Tuesday, October 25, 2011

daily lessons

I am still in my funk but I am trying really hard to fake it, I'm a girl that should be easy right :-) 

My leg is getting better, I no longer have intense pain, it is just a dull throb.  I go back and have acupuncture again tomorrow, probably have it wrapped one more time.  I am going to be able to walk soon, maybe by the first of next week. 

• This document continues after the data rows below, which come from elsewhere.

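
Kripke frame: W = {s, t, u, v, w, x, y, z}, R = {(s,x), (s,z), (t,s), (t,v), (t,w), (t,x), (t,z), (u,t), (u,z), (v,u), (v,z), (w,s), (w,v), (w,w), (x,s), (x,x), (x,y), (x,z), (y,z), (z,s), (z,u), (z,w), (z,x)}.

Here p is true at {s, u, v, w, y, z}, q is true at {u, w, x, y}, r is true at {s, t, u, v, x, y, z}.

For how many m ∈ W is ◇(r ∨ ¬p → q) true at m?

6

s: successors {x, z}; r ∨ ¬p → q there: x:T, z:F. ✓
t: successors {s, v, w, x, z}; r ∨ ¬p → q there: s:F, v:F, w:T, x:T, z:F. ✓
u: successors {t, z}; r ∨ ¬p → q there: t:F, z:F. ✗
v: successors {u, z}; r ∨ ¬p → q there: u:T, z:F. ✓
w: successors {s, v, w}; r ∨ ¬p → q there: s:F, v:F, w:T. ✓
x: successors {s, x, y, z}; r ∨ ¬p → q there: s:F, x:T, y:T, z:F. ✓
y: successors {z}; r ∨ ¬p → q there: z:F. ✗
z: successors {s, u, w, x}; r ∨ ¬p → q there: s:F, u:T, w:T, x:T. ✓
Satisfying worlds: {s, t, v, w, x, z}.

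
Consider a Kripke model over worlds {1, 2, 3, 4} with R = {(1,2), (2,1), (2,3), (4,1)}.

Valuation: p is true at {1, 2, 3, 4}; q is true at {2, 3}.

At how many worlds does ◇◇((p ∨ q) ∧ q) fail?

1

1: successors {2}; ◇((p ∨ q) ∧ q) there: 2:T. ✓
2: successors {1, 3}; ◇((p ∨ q) ∧ q) there: 1:T, 3:F. ✓
3: no successors, so ◇◇((p ∨ q) ∧ q) fails. ✗
4: successors {1}; ◇((p ∨ q) ∧ q) there: 1:T. ✓
Satisfying worlds: {1, 2, 4}.
So ◇◇((p ∨ q) ∧ q) fails at the other 1 world.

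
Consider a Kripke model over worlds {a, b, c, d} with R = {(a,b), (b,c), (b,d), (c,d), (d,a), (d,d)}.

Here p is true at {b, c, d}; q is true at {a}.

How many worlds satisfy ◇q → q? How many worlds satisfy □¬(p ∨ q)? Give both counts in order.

3 and 0

For ◇q → q:
a: ◇q is F, q is T. ✓
b: ◇q is F, q is F. ✓
c: ◇q is F, q is F. ✓
d: ◇q is T, q is F. ✗
— 3 worlds.
For □¬(p ∨ q):
a: successors {b}; ¬(p ∨ q) there: b:F. ✗
b: successors {c, d}; ¬(p ∨ q) there: c:F, d:F. ✗
c: successors {d}; ¬(p ∨ q) there: d:F. ✗
d: successors {a, d}; ¬(p ∨ q) there: a:F, d:F. ✗
— 0 worlds.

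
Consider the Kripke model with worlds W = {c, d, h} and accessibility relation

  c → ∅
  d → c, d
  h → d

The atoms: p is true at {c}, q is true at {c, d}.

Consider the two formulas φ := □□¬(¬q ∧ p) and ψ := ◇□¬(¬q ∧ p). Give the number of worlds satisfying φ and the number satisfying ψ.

For □□¬(¬q ∧ p):
c: no successors, so □□¬(¬q ∧ p) holds vacuously. ✓
d: successors {c, d}; □¬(¬q ∧ p) there: c:T, d:T. ✓
h: successors {d}; □¬(¬q ∧ p) there: d:T. ✓
— 3 worlds.
For ◇□¬(¬q ∧ p):
c: no successors, so ◇□¬(¬q ∧ p) fails. ✗
d: successors {c, d}; □¬(¬q ∧ p) there: c:T, d:T. ✓
h: successors {d}; □¬(¬q ∧ p) there: d:T. ✓
— 2 worlds.

3 and 2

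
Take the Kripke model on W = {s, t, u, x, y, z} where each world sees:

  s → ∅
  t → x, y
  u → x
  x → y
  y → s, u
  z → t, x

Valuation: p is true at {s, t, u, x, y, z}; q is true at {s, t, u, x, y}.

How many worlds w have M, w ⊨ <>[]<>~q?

s: no successors, so <>[]<>~q fails. ✗
t: successors {x, y}; []<>~q there: x:F, y:F. ✗
u: successors {x}; []<>~q there: x:F. ✗
x: successors {y}; []<>~q there: y:F. ✗
y: successors {s, u}; []<>~q there: s:T, u:F. ✓
z: successors {t, x}; []<>~q there: t:F, x:F. ✗
Satisfying worlds: {y}.

1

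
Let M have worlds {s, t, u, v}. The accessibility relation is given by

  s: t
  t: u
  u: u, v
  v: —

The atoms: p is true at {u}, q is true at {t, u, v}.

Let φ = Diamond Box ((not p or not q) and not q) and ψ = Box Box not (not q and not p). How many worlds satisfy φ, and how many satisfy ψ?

For Diamond Box ((not p or not q) and not q):
s: successors {t}; Box ((not p or not q) and not q) there: t:F. ✗
t: successors {u}; Box ((not p or not q) and not q) there: u:F. ✗
u: successors {u, v}; Box ((not p or not q) and not q) there: u:F, v:T. ✓
v: no successors, so Diamond Box ((not p or not q) and not q) fails. ✗
— 1 world.
For Box Box not (not q and not p):
s: successors {t}; Box not (not q and not p) there: t:T. ✓
t: successors {u}; Box not (not q and not p) there: u:T. ✓
u: successors {u, v}; Box not (not q and not p) there: u:T, v:T. ✓
v: no successors, so Box Box not (not q and not p) holds vacuously. ✓
— 4 worlds.

1 and 4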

One of my friends sent me a text last night and asked me when I had my band surgery because she had another friend that had been banded.  It hit me it has been almost 4 months since my surgery.  I have lost 20 pounds.  The friend has lost 25 pounds since October.  At first I was really upset about this but I have lost 20 pounds.  This is huge for me.  I was one of those people that would work out all the time, eat right 99% of the time and maintain.  I was a low BMI candidate, my starting BMI was 31.4, my current BMI is 27.6; very close to "normal".  Would I complain about losing 25 pounds in a month?  Nope but I am not that person.  I have another fill scheduled for Monday and I am not 100% sure I want a fill.  I think I am at a good spot right now.  Once I start working out again I think the weight will slowly start to come off again.

I am trying really hard to focus on my journey and not compare to other people.  It's a process.

1 comment:

  1. very good way to look at it!!

    It is really hard not to compare but that is the first thing I tell new bandsters when they ask for advice! Everyone is so different and you are doing great!